October 2
Joining with 400,000 coal miners already on strike, 500,000 CIO steel workers close down the Nation’s foundries, steel mills, and iron mills, demand for pensions, better wages, and better working conditions. – 1949.
Actor Rock Hudson, 59, becomes the first major U.S. celebrity to die of complications from AIDS. Hudson’s death raised public awareness of the epidemic, which until that time had been ignored by many in the mainstream as a gay plague. – 1985.
October 3
Expressing gratitude for a pivotal Union Army victory at Gettysburg, U.S. president Abraham Lincoln announces that the Nation will celebrate an official Thanksgiving holiday November 26. – 1863.

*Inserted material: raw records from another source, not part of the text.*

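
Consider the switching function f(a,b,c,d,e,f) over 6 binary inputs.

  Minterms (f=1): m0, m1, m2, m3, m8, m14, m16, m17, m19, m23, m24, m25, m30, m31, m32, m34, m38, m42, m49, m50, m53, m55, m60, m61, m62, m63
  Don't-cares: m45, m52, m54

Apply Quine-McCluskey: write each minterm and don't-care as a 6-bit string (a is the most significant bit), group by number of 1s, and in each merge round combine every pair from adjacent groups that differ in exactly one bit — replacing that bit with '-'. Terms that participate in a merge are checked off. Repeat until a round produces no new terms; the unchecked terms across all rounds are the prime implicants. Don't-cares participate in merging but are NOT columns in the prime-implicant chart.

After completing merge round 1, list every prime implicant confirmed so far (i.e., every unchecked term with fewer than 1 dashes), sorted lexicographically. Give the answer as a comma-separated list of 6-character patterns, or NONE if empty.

Round 0: 000000✓ 000001✓ 000010✓ 000011✓ 001000✓ 001110✓ 010000✓ 010001✓ 010011✓ 010111✓ 011000✓ 011001✓ 011110✓ 011111✓ 100000✓ 100010✓ 100110✓ 101010✓ 101101✓ 110001✓ 110010✓ 110100✓ 110101✓ 110110✓ 110111✓ 111100✓ 111101✓ 111110✓ 111111✓
Round 1: -00000✓ -00010✓ -10001 -10111✓ -11110✓ -11111✓ 0-0000✓ 0-0001✓ 0-0011✓ 0-1000✓ 0-1110 00-000✓ 0000-0✓ 0000-1✓ 00000-✓ 00001-✓ 01-000✓ 01-001✓ 01-111✓ 010-11 0100-1✓ 01000-✓ 01100-✓ 01111-✓ 1-0010✓ 1-0110✓ 1-1101 10-010 100-10✓ 1000-0✓ 11-100✓ 11-101✓ 11-110✓ 11-111✓ 110-01 110-10✓ 1101-0✓ 1101-1✓ 11010-✓ 11011-✓ 1111-0✓ 1111-1✓ 11110-✓ 11111-✓
Round 2: -000-0 -1-111 -1111- 0--000 0-00-1 0-000- 0000-- 01-00- 1-0-10 11-1-0✓ 11-1-1✓ 11-10-✓ 11-11-✓ 1101--✓ 1111--✓
Round 3: 11-1--
PIs = {-000-0, -1-111, -10001, -1111-, 0--000, 0-00-1, 0-000-, 0-1110, 0000--, 01-00-, 010-11, 1-0-10, 1-1101, 10-010, 11-1--, 110-01}

NONE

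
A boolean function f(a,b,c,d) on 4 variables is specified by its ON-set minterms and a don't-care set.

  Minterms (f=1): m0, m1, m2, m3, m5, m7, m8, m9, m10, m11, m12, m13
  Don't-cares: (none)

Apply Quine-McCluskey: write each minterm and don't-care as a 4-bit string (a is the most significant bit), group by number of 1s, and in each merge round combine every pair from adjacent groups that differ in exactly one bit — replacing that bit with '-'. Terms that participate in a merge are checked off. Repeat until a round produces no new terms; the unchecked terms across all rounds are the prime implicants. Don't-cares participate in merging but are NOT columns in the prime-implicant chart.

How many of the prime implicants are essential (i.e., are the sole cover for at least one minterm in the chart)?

size-2^0 implicants → 0000(✓)  0001(✓)  0010(✓)  0011(✓)  0101(✓)  0111(✓)  1000(✓)  1001(✓)  1010(✓)  1011(✓)  1100(✓)  1101(✓)
size-2^1 implicants → -000(✓)  -001(✓)  -010(✓)  -011(✓)  -101(✓)  0-01(✓)  0-11(✓)  00-0(✓)  00-1(✓)  000-(✓)  001-(✓)  01-1(✓)  1-00(✓)  1-01(✓)  10-0(✓)  10-1(✓)  100-(✓)  101-(✓)  110-(✓)
size-2^2 implicants → --01  -0-0(✓)  -0-1(✓)  -00-(✓)  -01-(✓)  0--1  00--(✓)  1-0-  10--(✓)
size-2^3 implicants → -0--
Unchecked terms (primes): --01, -0--, 0--1, 1-0-
Minterm coverage:
  m0 ⊆ -0-- [E]
  m1 ⊆ --01,-0--,0--1
  m2 ⊆ -0-- [E]
  m3 ⊆ -0--,0--1
  m5 ⊆ --01,0--1
  m7 ⊆ 0--1 [E]
  m8 ⊆ -0--,1-0-
  m9 ⊆ --01,-0--,1-0-
  m10 ⊆ -0-- [E]
  m11 ⊆ -0-- [E]
  m12 ⊆ 1-0- [E]
  m13 ⊆ --01,1-0-
E = {-0--, 0--1, 1-0-}

3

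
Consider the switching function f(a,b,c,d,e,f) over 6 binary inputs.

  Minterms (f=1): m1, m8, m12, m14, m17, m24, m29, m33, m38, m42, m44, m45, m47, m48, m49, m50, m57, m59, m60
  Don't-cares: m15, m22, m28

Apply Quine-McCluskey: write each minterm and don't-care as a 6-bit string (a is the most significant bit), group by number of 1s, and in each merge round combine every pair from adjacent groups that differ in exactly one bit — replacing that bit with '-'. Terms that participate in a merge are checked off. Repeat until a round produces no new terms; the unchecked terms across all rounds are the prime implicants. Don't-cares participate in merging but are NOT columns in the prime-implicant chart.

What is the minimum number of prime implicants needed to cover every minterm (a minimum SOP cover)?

10

size-2^0 implicants → 000001(✓)  001000(✓)  001100(✓)  001110(✓)  001111(✓)  010001(✓)  010110  011000(✓)  011100(✓)  011101(✓)  100001(✓)  100110  101010  101100(✓)  101101(✓)  101111(✓)  110000(✓)  110001(✓)  110010(✓)  111001(✓)  111011(✓)  111100(✓)
size-2^1 implicants → -00001(✓)  -01100(✓)  -01111  -10001(✓)  -11100(✓)  0-0001(✓)  0-1000(✓)  0-1100(✓)  001-00(✓)  0011-0  00111-  011-00(✓)  01110-  1-0001(✓)  1-1100(✓)  1011-1  10110-  11-001  1100-0  11000-  1110-1
size-2^2 implicants → --0001  --1100  0-1-00
Unchecked terms (primes): --0001, --1100, -01111, 0-1-00, 0011-0, 00111-, 010110, 01110-, 100110, 101010, 1011-1, 10110-, 11-001, 1100-0, 11000-, 1110-1
Minterm coverage:
  m1 ⊆ --0001 [E]
  m8 ⊆ 0-1-00 [E]
  m12 ⊆ --1100,0-1-00,0011-0
  m14 ⊆ 0011-0,00111-
  m17 ⊆ --0001 [E]
  m24 ⊆ 0-1-00 [E]
  m29 ⊆ 01110- [E]
  m33 ⊆ --0001 [E]
  m38 ⊆ 100110 [E]
  m42 ⊆ 101010 [E]
  m44 ⊆ --1100,10110-
  m45 ⊆ 1011-1,10110-
  m47 ⊆ -01111,1011-1
  m48 ⊆ 1100-0,11000-
  m49 ⊆ --0001,11-001,11000-
  m50 ⊆ 1100-0 [E]
  m57 ⊆ 11-001,1110-1
  m59 ⊆ 1110-1 [E]
  m60 ⊆ --1100 [E]
E = {--0001, --1100, 0-1-00, 01110-, 100110, 101010, 1100-0, 1110-1}
Petrick residual → 0011-0, 1011-1
Cover = c'd'e'f + cde'f' + a'ce'f' + a'b'cdf' + a'bcde' + ab'c'def' + ab'cd'ef' + ab'cdf + abc'd'f' + abcd'f  |cover|=10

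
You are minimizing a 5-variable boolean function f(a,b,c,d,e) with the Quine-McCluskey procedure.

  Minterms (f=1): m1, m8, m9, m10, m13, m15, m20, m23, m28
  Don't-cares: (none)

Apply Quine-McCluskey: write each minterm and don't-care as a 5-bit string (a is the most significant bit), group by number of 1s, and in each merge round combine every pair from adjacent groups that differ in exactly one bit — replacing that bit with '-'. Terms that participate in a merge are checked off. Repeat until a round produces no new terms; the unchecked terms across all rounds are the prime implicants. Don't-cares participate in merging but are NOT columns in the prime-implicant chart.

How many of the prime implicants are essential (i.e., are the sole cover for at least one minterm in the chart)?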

The 120,000 workers at 88 Ford plants in 26 states walk out to win higher wages and better benefits for their members. Workers at GM had gone on strike the previous month to win substantial wage and benefit improvements. – 1961.
After a 252-day trial, O.J. Simpson is acquitted of a double murder charge. – 1995.
October 4
Sculpting begins on the face of Mount Rushmore in the Black Hills National Forest of South Dakota, which is completed 12 years later. – 1927
Thirty-seven striking black Louisiana sugar workers are murdered when Louisiana militia, aided by bands of so-called prominent citizens, shoot unarmed workers trying to get a dollar-per-day wage. Two strike leaders were lynched. – 1887.

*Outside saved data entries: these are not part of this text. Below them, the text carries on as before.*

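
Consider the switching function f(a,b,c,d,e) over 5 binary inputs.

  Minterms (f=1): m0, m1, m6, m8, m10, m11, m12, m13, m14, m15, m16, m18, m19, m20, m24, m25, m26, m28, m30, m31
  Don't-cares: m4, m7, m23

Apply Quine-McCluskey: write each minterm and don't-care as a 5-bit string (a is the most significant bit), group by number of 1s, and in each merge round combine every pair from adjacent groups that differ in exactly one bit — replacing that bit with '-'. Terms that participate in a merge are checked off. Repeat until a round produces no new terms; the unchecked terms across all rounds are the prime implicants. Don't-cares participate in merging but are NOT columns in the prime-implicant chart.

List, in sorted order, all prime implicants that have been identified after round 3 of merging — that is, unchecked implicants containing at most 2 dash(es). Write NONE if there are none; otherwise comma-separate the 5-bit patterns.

[col 0] 00000*, 00001*, 00100*, 00110*, 00111*, 01000*, 01010*, 01011*, 01100*, 01101*, 01110*, 01111*, 10000*, 10010*, 10011*, 10100*, 10111*, 11000*, 11001*, 11010*, 11100*, 11110*, 11111*
[col 1] -0000*, -0100*, -0111*, -1000*, -1010*, -1100*, -1110*, -1111*, 0-000*, 0-100*, 0-110*, 0-111*, 00-00*, 0000-, 001-0*, 0011-*, 01-00*, 01-10*, 01-11*, 010-0*, 0101-*, 011-0*, 011-1*, 0110-*, 0111-*, 1-000*, 1-010*, 1-100*, 1-111*, 10-00*, 10-11, 100-0*, 1001-, 11-00*, 11-10*, 110-0*, 1100-, 111-0*, 1111-*
[col 2] --000*, --100*, --111, -0-00*, -1-00*, -1-10*, -10-0*, -11-0*, -111-, 0--00*, 0-1-0, 0-11-, 01--0*, 01-1-, 011--, 1--00*, 1-0-0, 11--0*
[col 3] ---00, -1--0
Prime implicants: ---00, --111, -1--0, -111-, 0-1-0, 0-11-, 0000-, 01-1-, 011--, 1-0-0, 10-11, 1001-, 1100-

--111, -111-, 0-1-0, 0-11-, 0000-, 01-1-, 011--, 1-0-0, 10-11, 1001-, 1100-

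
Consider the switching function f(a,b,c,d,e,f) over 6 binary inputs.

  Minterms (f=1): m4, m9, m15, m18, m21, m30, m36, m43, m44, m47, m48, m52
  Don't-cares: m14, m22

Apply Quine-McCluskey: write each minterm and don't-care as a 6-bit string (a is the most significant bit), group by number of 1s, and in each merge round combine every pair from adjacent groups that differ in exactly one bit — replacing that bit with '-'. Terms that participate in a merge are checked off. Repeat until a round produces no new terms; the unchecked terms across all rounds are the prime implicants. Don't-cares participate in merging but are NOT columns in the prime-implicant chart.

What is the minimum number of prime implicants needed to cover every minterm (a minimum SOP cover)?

Round 0: 000100✓ 001001 001110✓ 001111✓ 010010✓ 010101 010110✓ 011110✓ 100100✓ 101011✓ 101100✓ 101111✓ 110000✓ 110100✓
Round 1: -00100 -01111 0-1110 00111- 01-110 010-10 1-0100 10-100 101-11 110-00
PIs = {-00100, -01111, 0-1110, 001001, 00111-, 01-110, 010-10, 010101, 1-0100, 10-100, 101-11, 110-00}
Coverage chart:
  m4: -00100 ←essential
  m9: 001001 ←essential
  m15: -01111,00111-
  m18: 010-10 ←essential
  m21: 010101 ←essential
  m30: 0-1110,01-110
  m36: -00100,1-0100,10-100
  m43: 101-11 ←essential
  m44: 10-100 ←essential
  m47: -01111,101-11
  m48: 110-00 ←essential
  m52: 1-0100,110-00
Essential: -00100, 001001, 010-10, 010101, 10-100, 101-11, 110-00
Petrick residual → -01111, 0-1110
Min cover (9 terms): b'c'de'f' + b'cdef + a'cdef' + a'b'cd'e'f + a'bc'ef' + a'bc'de'f + ab'de'f' + ab'cef + abc'e'f'

9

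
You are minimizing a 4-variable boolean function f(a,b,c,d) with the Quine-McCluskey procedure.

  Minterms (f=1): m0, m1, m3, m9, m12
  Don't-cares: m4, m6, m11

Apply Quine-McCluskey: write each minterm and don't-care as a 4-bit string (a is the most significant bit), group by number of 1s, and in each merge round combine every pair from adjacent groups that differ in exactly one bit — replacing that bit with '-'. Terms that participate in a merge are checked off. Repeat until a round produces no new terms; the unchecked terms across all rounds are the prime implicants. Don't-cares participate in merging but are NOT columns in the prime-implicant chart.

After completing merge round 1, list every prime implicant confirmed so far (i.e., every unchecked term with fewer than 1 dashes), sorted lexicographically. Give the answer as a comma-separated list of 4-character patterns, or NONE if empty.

NONE

Round 0: 0000✓ 0001✓ 0011✓ 0100✓ 0110✓ 1001✓ 1011✓ 1100✓
Round 1: -001✓ -011✓ -100 0-00 00-1✓ 000- 01-0 10-1✓
Round 2: -0-1
PIs = {-0-1, -100, 0-00, 000-, 01-0}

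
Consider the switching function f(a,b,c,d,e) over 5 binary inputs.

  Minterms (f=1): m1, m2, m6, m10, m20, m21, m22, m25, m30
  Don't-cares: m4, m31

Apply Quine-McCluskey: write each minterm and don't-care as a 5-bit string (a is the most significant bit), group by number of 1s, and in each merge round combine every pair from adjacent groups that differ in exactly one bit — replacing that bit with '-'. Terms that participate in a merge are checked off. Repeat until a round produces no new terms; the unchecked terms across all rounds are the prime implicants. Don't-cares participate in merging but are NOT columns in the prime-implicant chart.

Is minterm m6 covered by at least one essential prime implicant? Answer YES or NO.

Round 0: 00001 00010✓ 00100✓ 00110✓ 01010✓ 10100✓ 10101✓ 10110✓ 11001 11110✓ 11111✓
Round 1: -0100✓ -0110✓ 0-010 00-10 001-0✓ 1-110 101-0✓ 1010- 1111-
Round 2: -01-0
PIs = {-01-0, 0-010, 00-10, 00001, 1-110, 1010-, 11001, 1111-}
Coverage chart:
  m1: 00001 ←essential
  m2: 0-010,00-10
  m6: -01-0,00-10
  m10: 0-010 ←essential
  m20: -01-0,1010-
  m21: 1010- ←essential
  m22: -01-0,1-110
  m25: 11001 ←essential
  m30: 1-110,1111-
Essential: 0-010, 00001, 1010-, 11001

NO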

The Soviet Union inaugurates the Space Age with its launch of Sputnik, the world’s first artificial satellite. -1957.
October 5
U.S. president Harry Truman makes the first televised presidential address from the White House to ask Americans to cut back on their use of grain in order to help starving Europeans. – 1947.
American David Kunst completes the first round-the-world journey on foot, which took four years and 21 pairs of shoes to complete the 14,500-mile journey across the land masses of four continents. During the long journey, he took on sponsors and helped raise money for UNICEF. – 1974.
October 6
The surprise attack by Egyptian and Syrian forces on Israel in October 1973, called the Yom Kippur War, throws the Middle East into turmoil and threatens to bring the United States and the Soviet Union into direct conflict for the first time since the Cuban Missile Crisis in 1962. – 1973.

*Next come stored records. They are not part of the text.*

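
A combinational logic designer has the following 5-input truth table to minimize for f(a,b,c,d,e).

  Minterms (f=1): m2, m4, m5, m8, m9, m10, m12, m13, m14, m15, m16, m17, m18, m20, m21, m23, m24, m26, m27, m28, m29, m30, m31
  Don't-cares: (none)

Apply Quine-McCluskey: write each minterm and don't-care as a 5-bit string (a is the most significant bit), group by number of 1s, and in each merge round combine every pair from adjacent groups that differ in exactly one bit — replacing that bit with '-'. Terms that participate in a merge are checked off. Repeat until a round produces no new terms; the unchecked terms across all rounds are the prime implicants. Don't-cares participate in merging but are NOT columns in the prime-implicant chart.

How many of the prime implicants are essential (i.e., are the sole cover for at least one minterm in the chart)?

size-2^0 implicants → 00010(✓)  00100(✓)  00101(✓)  01000(✓)  01001(✓)  01010(✓)  01100(✓)  01101(✓)  01110(✓)  01111(✓)  10000(✓)  10001(✓)  10010(✓)  10100(✓)  10101(✓)  10111(✓)  11000(✓)  11010(✓)  11011(✓)  11100(✓)  11101(✓)  11110(✓)  11111(✓)
size-2^1 implicants → -0010(✓)  -0100(✓)  -0101(✓)  -1000(✓)  -1010(✓)  -1100(✓)  -1101(✓)  -1110(✓)  -1111(✓)  0-010(✓)  0-100(✓)  0-101(✓)  0010-(✓)  01-00(✓)  01-01(✓)  01-10(✓)  010-0(✓)  0100-(✓)  011-0(✓)  011-1(✓)  0110-(✓)  0111-(✓)  1-000(✓)  1-010(✓)  1-100(✓)  1-101(✓)  1-111(✓)  10-00(✓)  10-01(✓)  100-0(✓)  1000-(✓)  101-1(✓)  1010-(✓)  11-00(✓)  11-10(✓)  11-11(✓)  110-0(✓)  1101-(✓)  111-0(✓)  111-1(✓)  1110-(✓)  1111-(✓)
size-2^2 implicants → --010  --100(✓)  --101(✓)  -010-(✓)  -1-00(✓)  -1-10(✓)  -10-0(✓)  -11-0(✓)  -11-1(✓)  -110-(✓)  -111-(✓)  0-10-(✓)  01--0(✓)  01-0-  011--(✓)  1--00  1-0-0  1-1-1  1-10-(✓)  10-0-  11--0(✓)  11-1-  111--(✓)
size-2^3 implicants → --10-  -1--0  -11--
Unchecked terms (primes): --010, --10-, -1--0, -11--, 01-0-, 1--00, 1-0-0, 1-1-1, 10-0-, 11-1-
Minterm coverage:
  m2 ⊆ --010 [E]
  m4 ⊆ --10- [E]
  m5 ⊆ --10- [E]
  m8 ⊆ -1--0,01-0-
  m9 ⊆ 01-0- [E]
  m10 ⊆ --010,-1--0
  m12 ⊆ --10-,-1--0,-11--,01-0-
  m13 ⊆ --10-,-11--,01-0-
  m14 ⊆ -1--0,-11--
  m15 ⊆ -11-- [E]
  m16 ⊆ 1--00,1-0-0,10-0-
  m17 ⊆ 10-0- [E]
  m18 ⊆ --010,1-0-0
  m20 ⊆ --10-,1--00,10-0-
  m21 ⊆ --10-,1-1-1,10-0-
  m23 ⊆ 1-1-1 [E]
  m24 ⊆ -1--0,1--00,1-0-0
  m26 ⊆ --010,-1--0,1-0-0,11-1-
  m27 ⊆ 11-1- [E]
  m28 ⊆ --10-,-1--0,-11--,1--00
  m29 ⊆ --10-,-11--,1-1-1
  m30 ⊆ -1--0,-11--,11-1-
  m31 ⊆ -11--,1-1-1,11-1-
E = {--010, --10-, -11--, 01-0-, 1-1-1, 10-0-, 11-1-}

7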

Some 1,700 female flight attendants win 18-year, $37 million suit against United Airlines. They had been fired for getting married. – 1986.
October 7
The most devastating fire in United States history is ignited in Wisconsin. Over the course of the next day, 1,200 individuals lose their lives and 2 billion trees were consumed by flames. – 1871.
A U.S.-led coalition begins attacks on Taliban-controlled Afghanistan with an intense bombing campaign by American and British forces. The invasion of Afghanistan was the opening salvo in the president George W. Bush-led United States war on terrorism and a response to the September 11, 2001, terrorist attacks on the U.S. East Coast. – 2001.
October 8
Flames spark in the Chicago barn of Patrick and Catherine O’Leary and ignite a two-day blaze that kills between 200 and 300 residents, destroys 17,450 buildings, leaves 100,000 homeless, and causes an estimated $200 million, equivalent of $3.8 billion in today’s dollars, in damages. – 1871.
The U.S. House of Representatives votes to proceed toward impeaching president Bill Clinton on charges of perjury and obstruction of justice in alleged involvement in several scandals, including allegedly improper Arkansas real-estate deals, suspected fundraising violations, claims of sexual harassment, and accusations of cronyism involving the firing of White House travel agents. – 1998.